Mas, meu ídolo mesmo, era o Reinaldo, baixinho, negro como o Luizinho e futebol atrevido. Aquele time do Galo jogava por música e ele era o Milles Davis numa inebriante Jam Session. Destoava do padrão dos centroavantes que fizeram sucesso até ali. A maioria empurradores de bolas para o barbante, alguns de um grossura de dar dó. Idigar dizia que Reinaldo era um ponta de lança. Eu pouco me importava com as definições. Era meu ídolo, por, além de ser um genial jogador, comemorava seus gols com o braço erguido e punho cerrado, num protesto silencioso como os negros americanos Tommie Smith e John Carlos fizeram num pódio da Olimpíada do México.

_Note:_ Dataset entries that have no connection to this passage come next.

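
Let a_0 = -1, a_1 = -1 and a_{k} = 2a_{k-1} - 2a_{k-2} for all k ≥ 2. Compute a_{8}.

-16

The ordinary generating function has denominator 1 - 2x + 2x^2.
Iterating the recurrence: a_0,…,a_{8} = -1, -1, 0, 2, 4, 4, 0, -8, -16.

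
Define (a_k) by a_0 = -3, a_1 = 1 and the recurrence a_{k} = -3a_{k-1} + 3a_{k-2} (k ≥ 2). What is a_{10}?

-451737

The ordinary generating function has denominator 1 + 3q - 3q^2.
Iterating the recurrence: a_0,…,a_{10} = -3, 1, -12, 39, -153, 576, -2187, 8289, -31428, 119151, -451737.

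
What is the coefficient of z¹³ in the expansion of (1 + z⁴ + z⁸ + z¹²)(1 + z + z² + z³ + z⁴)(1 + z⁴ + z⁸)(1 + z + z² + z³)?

(1 + z⁴ + z⁸ + z¹²) has coefficients 1,0,0,0,1,0,0,0,1,0,0,0,1 for degrees 0…12.
(1 + z + z² + z³ + z⁴) has coefficients 1,1,1,1,1,0,0,0,0,0,0,0,0,0 for degrees 0…13.
Multiplying by (1 + z⁴ + z⁸) gives running coefficients 1,1,1,1,2,1,1,1,2,1,1,1,1,0 for degrees 0…13.
Finally multiplying by (1 + z + z² + z³), the product of all factors after the first has coefficients 1,2,3,4,5,5,5,5,5,5,5,5,4,3 for degrees 0…13.
[z¹³] = 1·3 + 1·5 + 1·5 + 1·2 = 15.

15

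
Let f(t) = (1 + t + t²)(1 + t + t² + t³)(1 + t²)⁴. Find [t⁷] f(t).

30

(1 + t + t²) has coefficients 1,1,1 for degrees 0…2.
(1 + t + t² + t³) has coefficients 1,1,1,1,0,0,0,0 for degrees 0…7.
Finally multiplying by (1 + t²)⁴, the product of all factors after the first has coefficients 1,1,5,5,10,10,10,10 for degrees 0…7.
[t⁷] = 1·10 + 1·10 + 1·10 = 30.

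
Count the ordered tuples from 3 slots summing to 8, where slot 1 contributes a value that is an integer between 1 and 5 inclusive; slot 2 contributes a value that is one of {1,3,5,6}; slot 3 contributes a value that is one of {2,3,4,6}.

8

The generating function for the choices is (q + q^2 + q^3 + q^4 + q^5)·(q + q^3 + q^5 + q^6)·(q^2 + q^3 + q^4 + q^6); the count is [q^8].
(q + q^2 + q^3 + q^4 + q^5) has coefficients 0,1,1,1,1,1 for degrees 0…5.
(q + q^3 + q^5 + q^6) has coefficients 0,1,0,1,0,1,1,0,0 for degrees 0…8.
Finally multiplying by (q^2 + q^3 + q^4 + q^6), the product of all factors after the first has coefficients 0,0,0,1,1,2,1,3,2 for degrees 0…8.
[q^8] = 1·3 + 1·1 + 1·2 + 1·1 + 1·1 = 8.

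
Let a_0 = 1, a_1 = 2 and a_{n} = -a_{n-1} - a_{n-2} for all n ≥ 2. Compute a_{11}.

-3

The ordinary generating function has denominator 1 + q + q^2.
Iterating the recurrence: a_0,…,a_{11} = 1, 2, -3, 1, 2, -3, 1, 2, -3, 1, 2, -3.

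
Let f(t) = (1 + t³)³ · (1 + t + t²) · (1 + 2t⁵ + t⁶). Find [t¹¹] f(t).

(1 + t³)³ has coefficients 1,0,0,3,0,0,3,0,0,1 for degrees 0…9.
(1 + t + t²) has coefficients 1,1,1,0,0,0,0,0,0,0,0,0 for degrees 0…11.
Finally multiplying by (1 + 2t⁵ + t⁶), the product of all factors after the first has coefficients 1,1,1,0,0,2,3,3,1,0,0,0 for degrees 0…11.
[t¹¹] = 1·0 + 3·1 + 3·2 + 1·1 = 10.

10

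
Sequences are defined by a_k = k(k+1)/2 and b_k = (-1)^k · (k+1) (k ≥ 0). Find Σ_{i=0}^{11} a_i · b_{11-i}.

21

This is [x^11] in the product of the two ordinary generating functions.
Σ = 0·(-12) + 1·11 + 3·(-10) + 6·9 + 10·(-8) + 15·7 + 21·(-6) + 28·5 + 36·(-4) + 45·3 + 55·(-2) + 66·1 = 21.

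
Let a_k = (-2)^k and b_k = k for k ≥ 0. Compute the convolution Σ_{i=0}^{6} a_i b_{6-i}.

Write out a_i and b_{6-i} for i = 0,…,6 and sum the products.
Σ = 1·6 − 2·5 + 4·4 − 8·3 + 16·2 − 32·1 + 64·0 = -12.

-12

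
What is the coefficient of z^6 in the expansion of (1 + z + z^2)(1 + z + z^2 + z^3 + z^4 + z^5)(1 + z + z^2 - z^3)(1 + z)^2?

24

(1 + z + z^2) has coefficients 1,1,1 for degrees 0…2.
(1 + z + z^2 + z^3 + z^4 + z^5) has coefficients 1,1,1,1,1,1,0 for degrees 0…6.
Multiplying by (1 + z + z^2 - z^3) gives running coefficients 1,2,3,2,2,2,1 for degrees 0…6.
Finally multiplying by (1 + z)^2, the product of all factors after the first has coefficients 1,4,8,10,9,8,7 for degrees 0…6.
[z^6] = 1·7 + 1·8 + 1·9 = 24.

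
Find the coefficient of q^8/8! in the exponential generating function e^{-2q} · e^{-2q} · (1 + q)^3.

The EGF product rule gives c_8 = Σ_{k_1+k_2+k_3=8} C(8; k_1,k_2,k_3) · ∏ g_i(k_i), where e^{-2q} gives (-2)^k; e^{-2q} gives (-2)^k; (1+q)^3 gives the falling factorial (3)_k.
g_1(k) for k = 0…8: 1, -2, 4, -8, 16, -32, 64, -128, 256.
g_2(k) for k = 0…8: 1, -2, 4, -8, 16, -32, 64, -128, 256.
g_3(k) for k = 0…8: 1, 3, 6, 6, 0, 0, 0, 0, 0.
First combine the last two factors: h(k) = Σ_j C(k,j)·g_2(j)·g_3(k−j) for k = 0…8: 1, 1, -2, -2, 16, -32, -32, 544, -2816.
c_8 = Σ_k C(8,k)·g_1(k)·h(8−k) = 1·1·(-2816) + 8·(-2)·544 + 28·4·(-32) + 56·(-8)·(-32) + 70·16·16 + 56·(-32)·(-2) + 28·64·(-2) + 8·(-128)·1 + 1·256·1 = −2816 − 8704 − 3584 + 14336 + 17920 + 3584 − 3584 − 1024 + 256 = 16384.

16384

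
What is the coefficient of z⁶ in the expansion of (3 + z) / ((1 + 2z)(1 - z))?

Partial fractions give a closed form: a_n = (5/3)·(-2)^n + (4/3)·1^n.
At n = 6: a_6 = 108.

108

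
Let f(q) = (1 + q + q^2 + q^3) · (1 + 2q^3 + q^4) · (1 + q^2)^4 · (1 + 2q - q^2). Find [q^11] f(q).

48

(1 + q + q^2 + q^3) has coefficients 1,1,1,1 for degrees 0…3.
(1 + 2q^3 + q^4) has coefficients 1,0,0,2,1,0,0,0,0,0,0,0 for degrees 0…11.
Multiplying by (1 + q^2)^4 gives running coefficients 1,0,4,2,7,8,8,12,7,8,4,2 for degrees 0…11.
Finally multiplying by (1 + 2q - q^2), the product of all factors after the first has coefficients 1,2,3,10,7,20,17,20,23,10,13,2 for degrees 0…11.
[q^11] = 1·2 + 1·13 + 1·10 + 1·23 = 48.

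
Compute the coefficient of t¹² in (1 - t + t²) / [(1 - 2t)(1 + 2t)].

5120

The denominator gives the recurrence a_n = 4a_(n−2) for n ≥ 3; the numerator fixes a_0 = 1, a_1 = -1, a_2 = 5.
Iterating: 1, -1, 5, -4, 20, -16, 80, -64, 320, -256, 1280, -1024, 5120, so a_12 = 5120.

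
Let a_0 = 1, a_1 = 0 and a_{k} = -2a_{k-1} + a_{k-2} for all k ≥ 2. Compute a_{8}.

169

The ordinary generating function has denominator 1 + 2t - t^2.
Iterating the recurrence: a_0,…,a_{8} = 1, 0, 1, -2, 5, -12, 29, -70, 169.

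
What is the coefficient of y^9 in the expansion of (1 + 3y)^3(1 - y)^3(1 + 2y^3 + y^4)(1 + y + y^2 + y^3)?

(1 + 3y)^3 has coefficients 1,9,27,27 for degrees 0…3.
(1 - y)^3 has coefficients 1,-3,3,-1,0,0,0,0,0,0 for degrees 0…9.
Multiplying by (1 + 2y^3 + y^4) gives running coefficients 1,-3,3,1,-5,3,1,-1,0,0 for degrees 0…9.
Finally multiplying by (1 + y + y^2 + y^3), the product of all factors after the first has coefficients 1,-2,1,2,-4,2,0,-2,3,0 for degrees 0…9.
[y^9] = 1·0 + 9·3 + 27·(-2) + 27·0 = -27.

-27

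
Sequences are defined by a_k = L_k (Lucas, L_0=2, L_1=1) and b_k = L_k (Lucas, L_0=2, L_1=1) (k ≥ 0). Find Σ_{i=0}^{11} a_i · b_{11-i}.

2676

Write out a_i and b_{11-i} for i = 0,…,11 and sum the products.
Σ = 2·199 + 1·123 + 3·76 + 4·47 + 7·29 + 11·18 + 18·11 + 29·7 + 47·4 + 76·3 + 123·1 + 199·2 = 2676.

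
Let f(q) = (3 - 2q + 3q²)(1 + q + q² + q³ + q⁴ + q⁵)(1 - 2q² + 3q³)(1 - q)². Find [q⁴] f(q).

(3 - 2q + 3q²) has coefficients 3,-2,3 for degrees 0…2.
(1 + q + q² + q³ + q⁴ + q⁵) has coefficients 1,1,1,1,1 for degrees 0…4.
Multiplying by (1 - 2q² + 3q³) gives running coefficients 1,1,-1,2,2 for degrees 0…4.
Finally multiplying by (1 - q)², the product of all factors after the first has coefficients 1,-1,-2,5,-3 for degrees 0…4.
[q⁴] = 3·(-3) − 2·5 + 3·(-2) = -25.

-25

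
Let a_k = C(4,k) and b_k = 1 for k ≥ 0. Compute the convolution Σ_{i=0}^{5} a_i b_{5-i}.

Write out a_i and b_{5-i} for i = 0,…,5 and sum the products.
Σ = 1·1 + 4·1 + 6·1 + 4·1 + 1·1 + 0·1 = 16.

16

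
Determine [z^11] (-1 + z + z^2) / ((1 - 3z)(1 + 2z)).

The denominator gives the recurrence a_n = a_(n−1) + 6a_(n−2) for n ≥ 3; the numerator fixes a_0 = -1, a_1 = 0, a_2 = -5.
Iterating: -1, 0, -5, -5, -35, -65, -275, -665, -2315, -6305, -20195, -58025, so a_11 = -58025.

-58025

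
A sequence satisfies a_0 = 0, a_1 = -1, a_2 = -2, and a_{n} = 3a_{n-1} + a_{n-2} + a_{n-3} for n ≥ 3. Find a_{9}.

The ordinary generating function has denominator 1 - 3t - t^2 - t^3.
Iterating the recurrence: a_0,…,a_{9} = 0, -1, -2, -7, -24, -81, -274, -927, -3136, -10609.

-10609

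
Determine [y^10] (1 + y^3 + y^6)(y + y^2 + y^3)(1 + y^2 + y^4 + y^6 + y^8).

4

(1 + y^3 + y^6) has coefficients 1,0,0,1,0,0,1 for degrees 0…6.
(y + y^2 + y^3) has coefficients 0,1,1,1,0,0,0,0,0,0,0 for degrees 0…10.
Finally multiplying by (1 + y^2 + y^4 + y^6 + y^8), the product of all factors after the first has coefficients 0,1,1,2,1,2,1,2,1,2,1 for degrees 0…10.
[y^10] = 1·1 + 1·2 + 1·1 = 4.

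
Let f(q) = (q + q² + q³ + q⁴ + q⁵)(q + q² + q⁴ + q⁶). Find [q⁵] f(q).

3

(q + q² + q³ + q⁴ + q⁵) has coefficients 0,1,1,1,1,1 for degrees 0…5.
(q + q² + q⁴ + q⁶) has coefficients 0,1,1,0,1,0 for degrees 0…5.
[q⁵] = 1·1 + 1·0 + 1·1 + 1·1 + 1·0 = 3.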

Lembraram-me mais tarde que o branco que dividia com eles o protesto e a glória do pódio, foi excomungado dos esportes pelos australianos. Querem atitude mais racista e filadaputa? Cá pra nós, futebol é um dos meios mais reacionários e corruptos que temos. Imagine no meio da ditadura a CBD comandada pelo João Havelange. Aquelas comemorações despertavam a ira do regime militar, eram claramente contrárias à ditadura e estimulava em nós o desejo de combatê-la. Entre meus amigos isto era fato, reforçavam nossa convicção na busca da democracia.
Pela televisão tomamos conhecimento que Reinaldo não jogaria, fora julgado na véspera por conta de uma expulsão lá no início do campeonato. Idigar, já indignado com tamanha sacanagem, esbravejava e xingava, afirmava que tudo era uma armação para compensar a suspensão do Chulapa, um centroavante, desses que tinha aos montes até na várzea. Eu tinha certeza que os milicos estavam dando mais um golpe na gente. Aquilo tinha mexido comigo, me deixara triste e apreensivo. Reinaldo fizera o absurdo número de 28 gols nos 18 jogos em que atuara. Era minha certeza de gol. O Galo chegara invicto, se fosse por pontos corridos já seria campeão a muito tempo, mas graças ao “genial” regulamento tinha apenas a vantagem de fazer a decisão em casa, não podendo nem ao menos empatar para ser campeão. Era preciso vencer. Estava preocupado. Idigar afirmava que só faltava terem comprado o juiz. Nem me dei conta de quem substituiria o craque. O jogo seguiu num morrinhento zero a zero, seguido de uma prorrogação dura de ver. Até que a agonia foi para os pênaltis. Não é que depois de tanta expectativa um tal de Joãozinho Paulista bateu um pênalti, atirando a bola lá na Lagoa da Pampulha. Vacilo atleticano, onde já se viu botar um paulista bater pênalti contra o São Paulo? Perdemos o campeonato invictos, não perdemos um jogo sequer. Putos, fomos encher a cara e afogar as magoas num boteco da Rua do Mário de Andrade, a Aurora. Depois disto, prometi nunca mais dar muita bola para o futebol.